The proposal has drawn bipartisan opposition.
Analysis by the Senate Democrats’ fiscal team estimated schools could lose over $400 million in aid.
Senate Leader Andrea Stewart-Cousins said the reductions would have a “massive impact” on schools.
“Almost half of the school districts in the state will be receiving less funding than they would have anticipated,” Stewart-Cousins told reporters on Tuesday. “We're very, very concerned about that.”
Senate Education Chair Shelley Mayer, speaking at a news conference that included the teachers union, the school boards association and the PTA, among others, said lawmakers “can’t allow (the) cuts to go forward.”
“I am very confident that my colleagues in the Senate majority will stand to fully reject the cuts that the governor has proposed,” Mayer said.
Republicans, who are in the minority party in both houses, are also opposed to the cuts.
GOP Sen. Jim Tedisco, the ranking member of the Senate Education Committee and a former high school teacher, said students are still recovering from the effects of the pandemic and continue to need special mental health and other services initiated in the past couple of years.
“We had a little something called COVID. Our kids sat in the kitchen, many of them in front of a TV camera on a computer while other educators were miles away, on another one,” Tedisco said. “It didn't work. If you look at what happened, there's developmental backstepping.”
Hochul is defending her proposals. She said for the past two years, there were record increases in school spending as she fulfilled a nearly two decades-old court order to fully fund education. Schools also benefited from one-time federal pandemic relief aid packages. She said no one should expect that level of spending to continue.

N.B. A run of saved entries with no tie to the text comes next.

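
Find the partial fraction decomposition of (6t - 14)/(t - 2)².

(6t - 14) = α(t - 2) + β. At t = 2: β = 6·2 - 14 = -2. Coeff of t: α = 6
Result: 6/(t - 2) - 2/(t - 2)²


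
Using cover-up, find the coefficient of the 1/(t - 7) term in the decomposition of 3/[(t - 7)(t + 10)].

Cover (t - 7), set t=7: 3/((t + 10) at t=7) = 3/(17) = 3/17


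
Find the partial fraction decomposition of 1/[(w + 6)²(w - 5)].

Cover-up at w=5: C = 1/(5 + 6)² = 1/121. Cover-up at w=-6: B = 1/(-6 - 5) = -1/11. Comparing w² coeff: A = -C = -1/121
Result: (-1/121)/(w + 6) - (1/11)/(w + 6)² + (1/121)/(w - 5)


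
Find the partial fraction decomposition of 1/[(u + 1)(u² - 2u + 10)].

Cover-up at u = -1: A = 1/((-1)² - 2·(-1) + 10) = 1/13. Then B = -A = -1/13, C = -A·(-2 - 1) = 3/13
Result: (1/13)/(u + 1) - ((1/13)u - 3/13)/(u² - 2u + 10)


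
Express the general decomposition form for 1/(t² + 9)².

Repeated quadratic factor: (At + B)/(t² + 9) + (Ct + D)/(t² + 9)²


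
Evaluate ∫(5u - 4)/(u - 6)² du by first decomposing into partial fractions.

Decompose: P = 5, Q = 5·6 - 4 = 26, so (5u - 4)/(u - 6)² = 5/(u - 6) + 26/(u - 6)². Integrate: ∫ P/(u - 6) du = 5 ln|(u - 6)|; ∫ Q/(u - 6)² du = -26/(u - 6). Sum: 5 ln|(u - 6)| - 26/(u - 6) + C


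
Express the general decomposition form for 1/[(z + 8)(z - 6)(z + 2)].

Three distinct linear factors: A/(z + 8) + B/(z - 6) + C/(z + 2)


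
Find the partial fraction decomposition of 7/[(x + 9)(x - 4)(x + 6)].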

“I assume rational people would’ve understood that that can't happen,” Hochul said. “It is not a cut when you compare it to where we were before I took office, and it's still a huge increase. But I understand the passions behind this. I understand the desire for people to stir this up.”
Hochul said she’s setting aside an additional $100 million to help make adjustments for schools that would lose significant funding if the hold harmless provision is ended. But she said the number of school-age children in the state is declining, and the school aid should change accordingly.
“Are we really going to be locked into a formula just because it has been done that way for a long time?” Hochul said. “I'll never accept that as a satisfactory answer on how I do anything in state government.”
In an interview with public radio this week, Hochul’s budget director, Blake Washington, said his office and the Senate and Assembly’s fiscal committees recently re-evaluated tax revenue collections, and found that the state has an additional $1.3 billion coming in than originally anticipated.
Washington said the administration will be talking with lawmakers about potential restoration of school aid and other items.
“We’ll be looking forward to working with the Legislature to do just that,” Washington said.
The Senate and Assembly say they will present their budget plans on Monday. After that, they have three weeks until the spending plan is due on April 1.